Unbeknownst to most people, there is a super colony of ants living below the surface. While researchers once determined that Europe had a colony of Argentine ants that spread over 6000 km, and that the US had one that stretched almost 1000 km, it turns out these are actually part of the same colony. In fact, add in Argentine ants that spread to Japan, as well. Instead of displaying the usual aggressive tendencies that are seen when two colonies meet, these ants are all extremely tolerant of each other and behave as if they are part of the same colony. That means that a single colony of ants spans most of the known world. The only thing in the world that rivals this singular population is humans. To add on to that, the ant colony wouldn’t even exist in this size if it weren’t for humans, who unwittingly transported them around the world. Intelligent giant insects are always good fodder for games, as are underground societies that lurk just beyond the view of the waking world. It could be even more terrifying if the real world met fantasy, and this vast colony of biting, stinging, flesh-consuming insects were unleashed upon the waking world by a malevolent intelligence. In a less nightmare-inducing scenario, the players could be forced to wade through a sea of ants and broker a deal with the various queens to be granted passage through their domain. Either way, have fun thinking every tingle you have on you for the rest of the day is an ant.

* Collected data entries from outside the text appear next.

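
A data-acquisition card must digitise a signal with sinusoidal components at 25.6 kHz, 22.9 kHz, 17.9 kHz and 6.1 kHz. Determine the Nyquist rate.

Highest-frequency component: 25.6 kHz.
Nyquist rate = 2 × 25.6 kHz = 51.2 kHz.

51.2 kHz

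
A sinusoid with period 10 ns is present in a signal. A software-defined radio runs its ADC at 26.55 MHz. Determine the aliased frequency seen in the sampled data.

T = 10 ns → f = 1/T = 100 MHz.
100 MHz mod fs = 20.35 MHz.
20.35 MHz > fs/2 = 13.275 MHz, folds to fs − 20.35 MHz = 6.2 MHz.

6.2 MHz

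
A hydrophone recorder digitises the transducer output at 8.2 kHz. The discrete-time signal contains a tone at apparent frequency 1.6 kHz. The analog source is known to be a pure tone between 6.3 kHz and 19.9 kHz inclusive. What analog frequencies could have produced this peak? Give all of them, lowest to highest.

6.6 kHz, 9.8 kHz, 14.8 kHz, 18 kHz

Frequencies that alias to 1.6 kHz are k·fs ± 1.6 kHz for integer k ≥ 0.
k=0: 1.6 kHz.
k=1: 6.6 kHz, 9.8 kHz.
k=2: 14.8 kHz, 18 kHz.
k=3: 23 kHz, 26.2 kHz.
Within [6.3 kHz, 19.9 kHz]: 6.6 kHz, 9.8 kHz, 14.8 kHz, 18 kHz.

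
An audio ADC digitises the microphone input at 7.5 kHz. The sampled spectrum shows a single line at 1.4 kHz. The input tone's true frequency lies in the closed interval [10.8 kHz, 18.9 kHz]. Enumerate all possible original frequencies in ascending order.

Frequencies that alias to 1.4 kHz are k·fs ± 1.4 kHz for integer k ≥ 0.
k=0: 1.4 kHz.
k=1: 6.1 kHz, 8.9 kHz.
k=2: 13.6 kHz, 16.4 kHz.
k=3: 21.1 kHz, 23.9 kHz.
Within [10.8 kHz, 18.9 kHz]: 13.6 kHz, 16.4 kHz.

13.6 kHz, 16.4 kHz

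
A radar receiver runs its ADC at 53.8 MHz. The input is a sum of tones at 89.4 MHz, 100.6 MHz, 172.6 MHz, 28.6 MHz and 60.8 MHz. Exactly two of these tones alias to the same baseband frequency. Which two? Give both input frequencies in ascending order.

fs/2 = 26.9 MHz.
89.4 MHz mod fs = 35.6 MHz.
35.6 MHz > fs/2 = 26.9 MHz, folds to fs − 35.6 MHz = 18.2 MHz.
100.6 MHz mod fs = 46.8 MHz.
46.8 MHz > fs/2 = 26.9 MHz, folds to fs − 46.8 MHz = 7 MHz.
172.6 MHz mod fs = 11.2 MHz.
11.2 MHz ≤ fs/2 = 26.9 MHz, appears at 11.2 MHz.
28.6 MHz > fs/2 = 26.9 MHz, folds to fs − 28.6 MHz = 25.2 MHz.
60.8 MHz mod fs = 7 MHz.
7 MHz ≤ fs/2 = 26.9 MHz, appears at 7 MHz.
60.8 MHz and 100.6 MHz both map to 7 MHz.

60.8 MHz, 100.6 MHz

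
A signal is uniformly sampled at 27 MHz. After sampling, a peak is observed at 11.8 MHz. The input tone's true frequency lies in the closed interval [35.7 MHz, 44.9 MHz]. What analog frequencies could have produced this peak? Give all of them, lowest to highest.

Frequencies that alias to 11.8 MHz are k·fs ± 11.8 MHz for integer k ≥ 0.
k=0: 11.8 MHz.
k=1: 15.2 MHz, 38.8 MHz.
k=2: 42.2 MHz, 65.8 MHz.
k=3: 69.2 MHz, 92.8 MHz.
Within [35.7 MHz, 44.9 MHz]: 38.8 MHz, 42.2 MHz.

38.8 MHz, 42.2 MHz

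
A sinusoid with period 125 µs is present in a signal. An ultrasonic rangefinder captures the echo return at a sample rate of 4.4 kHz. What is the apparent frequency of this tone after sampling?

T = 125 µs → f = 1/T = 8 kHz.
8 kHz mod fs = 3.6 kHz.
3.6 kHz > fs/2 = 2.2 kHz, folds to fs − 3.6 kHz = 0.8 kHz.

0.8 kHz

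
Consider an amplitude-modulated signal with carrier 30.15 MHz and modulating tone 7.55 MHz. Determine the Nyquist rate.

75.4 MHz

AM sidebands sit at fc ± fm = 22.6 MHz and 37.7 MHz.
Highest-frequency component: 37.7 MHz.
Nyquist rate = 2 × 37.7 MHz = 75.4 MHz.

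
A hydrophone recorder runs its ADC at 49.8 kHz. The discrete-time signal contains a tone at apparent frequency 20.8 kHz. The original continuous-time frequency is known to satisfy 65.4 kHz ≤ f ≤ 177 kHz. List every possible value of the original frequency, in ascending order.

Frequencies that alias to 20.8 kHz are k·fs ± 20.8 kHz for integer k ≥ 0.
k=0: 20.8 kHz.
k=1: 29 kHz, 70.6 kHz.
k=2: 78.8 kHz, 120.4 kHz.
k=3: 128.6 kHz, 170.2 kHz.
k=4: 178.4 kHz, 220 kHz.
Within [65.4 kHz, 177 kHz]: 70.6 kHz, 78.8 kHz, 120.4 kHz, 128.6 kHz, 170.2 kHz.

70.6 kHz, 78.8 kHz, 120.4 kHz, 128.6 kHz, 170.2 kHz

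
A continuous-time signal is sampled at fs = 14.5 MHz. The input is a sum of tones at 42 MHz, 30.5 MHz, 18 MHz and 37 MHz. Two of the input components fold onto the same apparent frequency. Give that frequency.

1.5 MHz

fs/2 = 7.25 MHz.
42 MHz mod fs = 13 MHz.
13 MHz > fs/2 = 7.25 MHz, folds to fs − 13 MHz = 1.5 MHz.
30.5 MHz mod fs = 1.5 MHz.
1.5 MHz ≤ fs/2 = 7.25 MHz, appears at 1.5 MHz.
18 MHz mod fs = 3.5 MHz.
3.5 MHz ≤ fs/2 = 7.25 MHz, appears at 3.5 MHz.
37 MHz mod fs = 8 MHz.
8 MHz > fs/2 = 7.25 MHz, folds to fs − 8 MHz = 6.5 MHz.
30.5 MHz and 42 MHz both map to 1.5 MHz.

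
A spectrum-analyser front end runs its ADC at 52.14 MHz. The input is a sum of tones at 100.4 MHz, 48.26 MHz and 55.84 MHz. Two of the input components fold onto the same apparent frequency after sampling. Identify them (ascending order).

48.26 MHz, 100.4 MHz

fs/2 = 26.07 MHz.
100.4 MHz mod fs = 48.26 MHz.
48.26 MHz > fs/2 = 26.07 MHz, folds to fs − 48.26 MHz = 3.88 MHz.
48.26 MHz > fs/2 = 26.07 MHz, folds to fs − 48.26 MHz = 3.88 MHz.
55.84 MHz mod fs = 3.7 MHz.
3.7 MHz ≤ fs/2 = 26.07 MHz, appears at 3.7 MHz.
48.26 MHz and 100.4 MHz both map to 3.88 MHz.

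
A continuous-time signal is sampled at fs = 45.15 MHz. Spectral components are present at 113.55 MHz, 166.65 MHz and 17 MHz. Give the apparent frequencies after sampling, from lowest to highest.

fs/2 = 22.575 MHz.
113.55 MHz mod fs = 23.25 MHz.
23.25 MHz > fs/2 = 22.575 MHz, folds to fs − 23.25 MHz = 21.9 MHz.
166.65 MHz mod fs = 31.2 MHz.
31.2 MHz > fs/2 = 22.575 MHz, folds to fs − 31.2 MHz = 13.95 MHz.
17 MHz ≤ fs/2 = 22.575 MHz, passes unchanged.
Distinct values: {13.95 MHz, 17 MHz, 21.9 MHz}.

13.95 MHz, 17 MHz, 21.9 MHz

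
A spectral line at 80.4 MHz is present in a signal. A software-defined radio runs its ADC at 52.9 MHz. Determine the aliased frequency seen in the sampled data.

80.4 MHz mod fs = 27.5 MHz.
27.5 MHz > fs/2 = 26.45 MHz, folds to fs − 27.5 MHz = 25.4 MHz.

25.4 MHz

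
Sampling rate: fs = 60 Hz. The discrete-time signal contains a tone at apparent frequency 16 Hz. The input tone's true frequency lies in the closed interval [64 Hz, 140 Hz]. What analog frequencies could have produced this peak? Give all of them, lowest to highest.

76 Hz, 104 Hz, 136 Hz

Frequencies that alias to 16 Hz are k·fs ± 16 Hz for integer k ≥ 0.
k=0: 16 Hz.
k=1: 44 Hz, 76 Hz.
k=2: 104 Hz, 136 Hz.
k=3: 164 Hz, 196 Hz.
Within [64 Hz, 140 Hz]: 76 Hz, 104 Hz, 136 Hz.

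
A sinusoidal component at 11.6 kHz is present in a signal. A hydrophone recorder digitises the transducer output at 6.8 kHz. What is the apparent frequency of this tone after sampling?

11.6 kHz mod fs = 4.8 kHz.
4.8 kHz > fs/2 = 3.4 kHz, folds to fs − 4.8 kHz = 2 kHz.

2 kHz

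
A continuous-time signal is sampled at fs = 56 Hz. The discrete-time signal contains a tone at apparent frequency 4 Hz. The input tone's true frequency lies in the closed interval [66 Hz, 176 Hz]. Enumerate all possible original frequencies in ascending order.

Frequencies that alias to 4 Hz are k·fs ± 4 Hz for integer k ≥ 0.
k=0: 4 Hz.
k=1: 52 Hz, 60 Hz.
k=2: 108 Hz, 116 Hz.
k=3: 164 Hz, 172 Hz.
k=4: 220 Hz, 228 Hz.
Within [66 Hz, 176 Hz]: 108 Hz, 116 Hz, 164 Hz, 172 Hz.

108 Hz, 116 Hz, 164 Hz, 172 Hz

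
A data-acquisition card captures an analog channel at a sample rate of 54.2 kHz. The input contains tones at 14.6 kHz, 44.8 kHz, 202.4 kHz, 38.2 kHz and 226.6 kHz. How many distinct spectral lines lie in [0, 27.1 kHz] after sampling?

fs/2 = 27.1 kHz.
14.6 kHz ≤ fs/2 = 27.1 kHz, passes unchanged.
44.8 kHz > fs/2 = 27.1 kHz, folds to fs − 44.8 kHz = 9.4 kHz.
202.4 kHz mod fs = 39.8 kHz.
39.8 kHz > fs/2 = 27.1 kHz, folds to fs − 39.8 kHz = 14.4 kHz.
38.2 kHz > fs/2 = 27.1 kHz, folds to fs − 38.2 kHz = 16 kHz.
226.6 kHz mod fs = 9.8 kHz.
9.8 kHz ≤ fs/2 = 27.1 kHz, appears at 9.8 kHz.
Distinct values: {9.4 kHz, 9.8 kHz, 14.4 kHz, 14.6 kHz, 16 kHz} → 5.

5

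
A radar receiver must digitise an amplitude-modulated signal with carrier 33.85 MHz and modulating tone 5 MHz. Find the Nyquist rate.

AM sidebands sit at fc ± fm = 28.85 MHz and 38.85 MHz.
Highest-frequency component: 38.85 MHz.
Nyquist rate = 2 × 38.85 MHz = 77.7 MHz.

77.7 MHz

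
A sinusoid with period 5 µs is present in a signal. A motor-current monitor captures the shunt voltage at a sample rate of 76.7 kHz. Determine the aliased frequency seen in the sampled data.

T = 5 µs → f = 1/T = 200 kHz.
200 kHz mod fs = 46.6 kHz.
46.6 kHz > fs/2 = 38.35 kHz, folds to fs − 46.6 kHz = 30.1 kHz.

30.1 kHz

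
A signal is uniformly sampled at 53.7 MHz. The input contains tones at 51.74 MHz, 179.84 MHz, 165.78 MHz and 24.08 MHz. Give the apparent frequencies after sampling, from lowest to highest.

1.96 MHz, 4.68 MHz, 18.74 MHz, 24.08 MHz

fs/2 = 26.85 MHz.
51.74 MHz > fs/2 = 26.85 MHz, folds to fs − 51.74 MHz = 1.96 MHz.
179.84 MHz mod fs = 18.74 MHz.
18.74 MHz ≤ fs/2 = 26.85 MHz, appears at 18.74 MHz.
165.78 MHz mod fs = 4.68 MHz.
4.68 MHz ≤ fs/2 = 26.85 MHz, appears at 4.68 MHz.
24.08 MHz ≤ fs/2 = 26.85 MHz, passes unchanged.
Distinct values: {1.96 MHz, 4.68 MHz, 18.74 MHz, 24.08 MHz}.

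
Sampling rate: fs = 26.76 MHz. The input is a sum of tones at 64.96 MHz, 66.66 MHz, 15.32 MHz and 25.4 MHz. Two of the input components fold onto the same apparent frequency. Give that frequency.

11.44 MHz

fs/2 = 13.38 MHz.
64.96 MHz mod fs = 11.44 MHz.
11.44 MHz ≤ fs/2 = 13.38 MHz, appears at 11.44 MHz.
66.66 MHz mod fs = 13.14 MHz.
13.14 MHz ≤ fs/2 = 13.38 MHz, appears at 13.14 MHz.
15.32 MHz > fs/2 = 13.38 MHz, folds to fs − 15.32 MHz = 11.44 MHz.
25.4 MHz > fs/2 = 13.38 MHz, folds to fs − 25.4 MHz = 1.36 MHz.
15.32 MHz and 64.96 MHz both map to 11.44 MHz.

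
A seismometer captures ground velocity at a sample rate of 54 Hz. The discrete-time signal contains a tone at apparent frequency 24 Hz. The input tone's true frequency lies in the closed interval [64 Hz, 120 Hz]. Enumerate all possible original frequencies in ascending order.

Frequencies that alias to 24 Hz are k·fs ± 24 Hz for integer k ≥ 0.
k=0: 24 Hz.
k=1: 30 Hz, 78 Hz.
k=2: 84 Hz, 132 Hz.
k=3: 138 Hz, 186 Hz.
Within [64 Hz, 120 Hz]: 78 Hz, 84 Hz.

78 Hz, 84 Hz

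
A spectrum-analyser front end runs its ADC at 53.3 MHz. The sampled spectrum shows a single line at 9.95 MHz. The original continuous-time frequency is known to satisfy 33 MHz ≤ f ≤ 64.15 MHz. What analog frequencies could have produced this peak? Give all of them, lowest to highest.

Frequencies that alias to 9.95 MHz are k·fs ± 9.95 MHz for integer k ≥ 0.
k=0: 9.95 MHz.
k=1: 43.35 MHz, 63.25 MHz.
k=2: 96.65 MHz, 116.55 MHz.
Within [33 MHz, 64.15 MHz]: 43.35 MHz, 63.25 MHz.

43.35 MHz, 63.25 MHz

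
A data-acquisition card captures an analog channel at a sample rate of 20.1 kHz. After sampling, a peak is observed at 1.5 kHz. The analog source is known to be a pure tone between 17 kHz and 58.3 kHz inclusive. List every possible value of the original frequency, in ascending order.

Frequencies that alias to 1.5 kHz are k·fs ± 1.5 kHz for integer k ≥ 0.
k=0: 1.5 kHz.
k=1: 18.6 kHz, 21.6 kHz.
k=2: 38.7 kHz, 41.7 kHz.
k=3: 58.8 kHz, 61.8 kHz.
Within [17 kHz, 58.3 kHz]: 18.6 kHz, 21.6 kHz, 38.7 kHz, 41.7 kHz.

18.6 kHz, 21.6 kHz, 38.7 kHz, 41.7 kHz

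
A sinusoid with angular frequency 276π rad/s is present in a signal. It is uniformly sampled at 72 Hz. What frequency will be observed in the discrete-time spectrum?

ω = 276π rad/s → f = ω/(2π) = 138 Hz.
138 Hz mod fs = 66 Hz.
66 Hz > fs/2 = 36 Hz, folds to fs − 66 Hz = 6 Hz.

6 Hz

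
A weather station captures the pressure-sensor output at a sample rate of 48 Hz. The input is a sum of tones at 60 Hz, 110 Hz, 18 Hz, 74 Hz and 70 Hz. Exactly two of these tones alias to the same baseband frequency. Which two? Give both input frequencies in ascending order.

70 Hz, 74 Hz

fs/2 = 24 Hz.
60 Hz mod fs = 12 Hz.
12 Hz ≤ fs/2 = 24 Hz, appears at 12 Hz.
110 Hz mod fs = 14 Hz.
14 Hz ≤ fs/2 = 24 Hz, appears at 14 Hz.
18 Hz ≤ fs/2 = 24 Hz, passes unchanged.
74 Hz mod fs = 26 Hz.
26 Hz > fs/2 = 24 Hz, folds to fs − 26 Hz = 22 Hz.
70 Hz mod fs = 22 Hz.
22 Hz ≤ fs/2 = 24 Hz, appears at 22 Hz.
70 Hz and 74 Hz both map to 22 Hz.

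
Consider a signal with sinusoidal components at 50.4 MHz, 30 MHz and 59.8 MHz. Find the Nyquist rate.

Highest-frequency component: 59.8 MHz.
Nyquist rate = 2 × 59.8 MHz = 119.6 MHz.

119.6 MHz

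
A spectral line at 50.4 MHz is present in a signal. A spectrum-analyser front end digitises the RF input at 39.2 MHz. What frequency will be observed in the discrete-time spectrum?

11.2 MHz

50.4 MHz mod fs = 11.2 MHz.
11.2 MHz ≤ fs/2 = 19.6 MHz, appears at 11.2 MHz.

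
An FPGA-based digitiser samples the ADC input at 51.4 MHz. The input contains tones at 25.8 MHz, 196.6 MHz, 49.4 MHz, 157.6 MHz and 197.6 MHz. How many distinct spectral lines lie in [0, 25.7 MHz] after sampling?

5

fs/2 = 25.7 MHz.
25.8 MHz > fs/2 = 25.7 MHz, folds to fs − 25.8 MHz = 25.6 MHz.
196.6 MHz mod fs = 42.4 MHz.
42.4 MHz > fs/2 = 25.7 MHz, folds to fs − 42.4 MHz = 9 MHz.
49.4 MHz > fs/2 = 25.7 MHz, folds to fs − 49.4 MHz = 2 MHz.
157.6 MHz mod fs = 3.4 MHz.
3.4 MHz ≤ fs/2 = 25.7 MHz, appears at 3.4 MHz.
197.6 MHz mod fs = 43.4 MHz.
43.4 MHz > fs/2 = 25.7 MHz, folds to fs − 43.4 MHz = 8 MHz.
Distinct values: {2 MHz, 3.4 MHz, 8 MHz, 9 MHz, 25.6 MHz} → 5.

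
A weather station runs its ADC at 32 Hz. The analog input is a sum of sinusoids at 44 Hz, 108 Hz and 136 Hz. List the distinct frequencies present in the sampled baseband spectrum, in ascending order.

8 Hz, 12 Hz

fs/2 = 16 Hz.
44 Hz mod fs = 12 Hz.
12 Hz ≤ fs/2 = 16 Hz, appears at 12 Hz.
108 Hz mod fs = 12 Hz.
12 Hz ≤ fs/2 = 16 Hz, appears at 12 Hz.
136 Hz mod fs = 8 Hz.
8 Hz ≤ fs/2 = 16 Hz, appears at 8 Hz.
Distinct values: {8 Hz, 12 Hz}.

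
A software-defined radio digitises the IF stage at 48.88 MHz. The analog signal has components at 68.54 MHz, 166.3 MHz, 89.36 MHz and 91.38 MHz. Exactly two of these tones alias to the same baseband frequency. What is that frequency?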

My hope from all of the above is that at least one of these bizarre things sparks an idea you can use in your own games, or encourages you to look into the strangeness of our actual world and history. Having these real world oddities to rely upon can be a great way to help define a game more, add some flavor, or just serve as a jumping off point. I can’t get enough of stuff like this, and believe that a lot of you can’t either.